Would you like it to go from 12% to 18%? Would that please you? How about an increase from 12% to 35%, or even as high as 45-50%? These numbers are achievable for any café owners who put a little thought into how they prepare and serve their loose-leaf tea offering.

Elation Turns to Dismay

When I walk into a café and see that they are using loose leaves and not a packaged line of teas, I almost always get excited. This initial elation is, for the most part, short lived, as I watch the servers scoop my selection out of the tin and stuff it into an open-ended tea sac. I know that without even trying the tea, I will get a compromised and muted version of what those leaves could potentially give up. If just a little extra care had been taken by the owners to prepare the tea so that all of it’s flavor and subtle nuances would be evident in my cup, I along with many others, would return to this spot again and again. A superior cup of tea is a superior cup of tea no matter who makes it and where it happens to be and is indeed a rarity to stumble upon in the café world.

Muted Taste or an Excellent Cup

In reality, it is simple to set up a system for tea service that you can repeat over and over, that has high production capability, and that will respect all the proper steeping principles that are essential to serving an outstanding cup of tea. Scooping the tea into a disposable tea bag is not the answer, no matter how much convenience you may think this provides to your establishment. The resulting cup of tea that you get from a tea sac is only a little better than what you get with a standard gourmet tea bag. If that is as far as you are willing to go with your loose-leaf tea service, then you should just save the effort, spend more of your hard-earned dollars and return to the excessively packaged bagged tea. Your loose-leaf program is really just an elaborate façade, nothing more than a way for you to make customers think you’re into tea, but really could not be bothered to take the necessary steps to prepare and serve it properly.

If you think that I am overstating the importance of proper loose-leaf tea preparation in a busy café environment, I challenge you to do what I have done countless times. Make yourself two cups of the same loose-leaf tea, one using a tea sac and the other using a Brewt or Adagio’s Ingenuitea (a bottom-dispensing device). Keep all the variables the same. You don’t even have to be into tea to notice the stark difference between the two.

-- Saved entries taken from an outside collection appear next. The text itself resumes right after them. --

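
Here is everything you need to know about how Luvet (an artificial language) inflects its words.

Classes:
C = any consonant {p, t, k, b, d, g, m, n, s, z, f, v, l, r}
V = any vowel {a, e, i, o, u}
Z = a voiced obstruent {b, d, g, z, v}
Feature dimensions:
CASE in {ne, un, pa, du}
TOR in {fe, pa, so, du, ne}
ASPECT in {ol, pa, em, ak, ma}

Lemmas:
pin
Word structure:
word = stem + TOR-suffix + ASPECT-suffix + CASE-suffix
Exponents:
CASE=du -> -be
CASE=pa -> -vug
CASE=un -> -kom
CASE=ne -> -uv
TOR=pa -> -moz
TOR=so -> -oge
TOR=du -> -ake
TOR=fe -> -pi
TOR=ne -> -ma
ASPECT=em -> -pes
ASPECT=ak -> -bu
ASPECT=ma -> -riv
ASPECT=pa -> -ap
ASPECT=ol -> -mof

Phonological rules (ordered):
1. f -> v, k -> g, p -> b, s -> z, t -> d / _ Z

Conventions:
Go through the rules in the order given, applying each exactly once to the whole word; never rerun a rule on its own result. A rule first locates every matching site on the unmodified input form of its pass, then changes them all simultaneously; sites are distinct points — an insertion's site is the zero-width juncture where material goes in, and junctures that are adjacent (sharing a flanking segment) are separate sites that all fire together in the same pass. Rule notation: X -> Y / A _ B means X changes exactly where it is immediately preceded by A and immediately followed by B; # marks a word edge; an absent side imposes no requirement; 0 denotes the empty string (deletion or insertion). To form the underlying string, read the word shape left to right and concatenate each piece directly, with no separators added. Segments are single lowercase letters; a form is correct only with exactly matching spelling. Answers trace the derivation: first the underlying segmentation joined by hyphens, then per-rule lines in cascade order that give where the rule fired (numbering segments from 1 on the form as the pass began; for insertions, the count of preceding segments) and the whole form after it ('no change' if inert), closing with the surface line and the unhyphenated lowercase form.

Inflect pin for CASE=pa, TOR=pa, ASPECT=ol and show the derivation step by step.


underlying: pin-moz-mof-vug
1. f -> v, k -> g, p -> b, s -> z, t -> d / _ Z: fires at position(s) 9: pinmozmovvug
surface: pinmozmovvug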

If you were handed them blindly, you’d think you were drinking two different teas.

So, you should ask yourself after this: Do I want to continue selling my customers a mediocre cup of loose-leaf tea, or do I want them to be blown away with a great cup of tea? I would love to be the recipient of the latter.

When I get new customers started with a loose-leaf tea program, I teach them how to expeditiously prepare it so that a cup of properly steeped tea ends up in the customer’s hands about every 2.5 minutes, no longer than it takes to make any coffee or tea latte off the menu. Will the customer wait the 3 minutes or so for the perfect cup? The answer is yes, as long as it is in their hands within the 3 minutes, which is

always achievable. If it were my café, I would be encouraging you to stay, have a seat, and let us bring it to you in ceramic.

The Inherent and Hidden Costs

The costs of using tea sacs are numerous, with the most obvious one being that you are adding about 7 cents onto your cost of goods sold (COGS). Couple that with the other problems inherent in using open-ended tea bags, like fumbly staff fidgeting with getting the sacs open and getting the tea inside, like the fact they wick the hot liquid up the paper and onto your hands or table, and like the fact that they alter and mute the taste of the tea. Add it all up and you’ll realize that there are no reasons to consider using them or switching to them.

The Solution

If you want to drive your hot tea sales into territory that you have never experienced before, here is what you need to do:

  • Stop serving your loose-leaf tea in tea sacs.
  • Adopt a pour-over tea bar that uses a bottom-dispensing tea steeper (numerous versions are now available).
  • Position the tea service area front and center for all the patrons to see.
  • Train the staff so that they understand exactly what they are serving and how to serve it properly, engaging the customer, if they can.
  • Let anyone who wishes to, sample any tea you have from your selection prior to purchasing.

If you adopt just these five steps in your café with your loose-leaf tea program, you will start to see your tea sales climb and reach levels you have never achieved before. I say this with good confidence, because that is what I teach newbies and that is pretty much what has transpired after the system is in place.

Eliminating one more piece of manufactured packaging material that was born out of someone’s idea of convenience is always a step in the right direction, money in your pocket and one more tree left standing to help clean up our choked biosphere. I bet we would all rather be part of the solution, as opposed to part of the problem.